OCCC students are some of the most satisfied in the nation, according to a recent survey.

Institutional Effectiveness Director Janet Perry said 1,238 OCCC students participated in the April survey, issued every two years, to gauge the students’ opinion of the school.

“The primary goal of the survey is to determine how students feel about the college, how satisfied they are with the services they’re provided here at the college,” she said. “And by finding that out, we can determine whether or not we need to change anything — what we need to improve upon.”

Students who took the survey rated their satisfaction with the college higher than the national average in all 70 survey questions, Perry said. All OCCC students are given the opportunity to participate, she said.

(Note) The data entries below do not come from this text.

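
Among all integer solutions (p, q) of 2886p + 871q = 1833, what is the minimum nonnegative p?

gcd(2886, 871):
  2886 = 3×871 + 273
  871 = 3×273 + 52
  273 = 5×52 + 13
  52 = 4×13
so gcd(2886, 871) = 13.
13 divides 1833, so solutions exist.
Back-substitute for Bézout coefficients:
  13 = 273 - 5×52
  ... = 2886×(16) + 871×(-53)
Scale by 1833/13 = 141: (p₀, q₀) = (2256, -7473).
General solution: p = 2256 + 67t, q = -7473 - 222t for integer t.
p ≥ 0: smallest is 2256 mod 67 = 45 (at t = -33), with q = -147.

45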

“Compared to the national average, we’re doing an exceptional job here at the college responding to the students’ needs,” she said.

“You want to look at your level of satisfaction, and compare it to the national level of satisfaction.

“There were 70 questions we could compare in the satisfaction, and, of those 70 questions, the college was statistically significantly greater than the national average which is outstanding.”

Janet Perry quotePerry said the survey focused on 12 areas, which included: academic services, academic advising and counseling, instructional effectiveness, safety and security, campus climate, service excellence, admissions and financial aid, individual concern, campus support services, responsiveness to diverse populations, registrations effectiveness, and student centeredness.

She said the survey used — the Noel-Levitz Student Satisfaction Inventory, hosted by Ruffalo Noel-Levitz — was first used in 2013, after nearly two decades of using a different survey.

“We used the Student Opinion Survey up until 2013, when … the Student Opinion Survey company decided that they were no longer going to have it,” she said.

“I did research on all the student satisfaction surveys out there, and I mapped the questions from one to the other to see which one closely resembled the one that we had been doing since the 1990s, so we would have very similar data.”

Perry said the Noel-Levitz survey was taken by 185,000 people from 208 community colleges around the U.S.

“It’s not a small pool, so that’s pretty significant to compare us to them,” she said.

She said student response was 34 percent higher than in 2013.

“So we had a much better response rate this time.”

Perry said, based on the survey, OCCC students indicated their biggest complaint was professors not notifying them earlier about poor grades.

“That’s one we are going to be looking closer at,” she said.

“They’re going to be encouraging more faculty to do more on Moodle to make those grades accessible to students, so they understand in their course time how well they’re doing.

“We continue to do things like that, especially when we see things pop.”

Perry said this is not the first time a specific issue has “popped,” and said the solutions that brings about typically bring survey ratings back up.

“When we did surveys a few years back, we noticed students were dissatisfied with the time they spent with speeches in the classroom,” she said.

“We don’t require students to take a speech class, but we thought, ‘How would we improve this whole process?’

“So we created the speech lab, available to all students. So if you’re practicing for a speech, you can go in there and tape it and see how you’re coming across.”

Another thing that stood out to Perry was how highly students think of the education they get at OCCC.

“One thing that they ask the students is, ‘How important is the following in creating your decision to come to the school?’” she said. “And the top three areas are cost, financial aid and academic reputation.

“As a community college, to see academic reputation as the third choice, it’s awesome.”

Former President Paul Sechrist voiced his praise for the survey’s results in a press release sent to faculty and staff on June 30.

“The dedication of OCCC faculty and staff is clear in the results of this survey,” he said. “Over the years, we have worked hard to focus on the needs of our students.

“This survey tells us that we are going in the right direction.”

Many students agree.

Nursing major Tatiana Elong said she has found her experience at OCCC enjoyable.

“I don’t think I have a least favorite [thing],” she said. “I really like the system and I like the professors. Most of the professors are really helpful and the help centers are really nice.”

Civil engineering major Jeremy Ng said he enjoys almost everything about OCCC and would only change one thing.

“Maybe better food in the cafeteria,” he said.

“I ate there once and was like, ‘I’m probably not coming back.’ Other than that, OCCC is really good.”

Perry said she was encouraged by comments left by students on the survey where they got a chance to voice their specific concerns or just give an opinion about the school.

“One comment stood out to me,” she said. “They said, ‘OCCC is the bomb-diggity.’ And I was like, “The bomb-diggity? What does that mean?”

“But someone told me it was a good thing.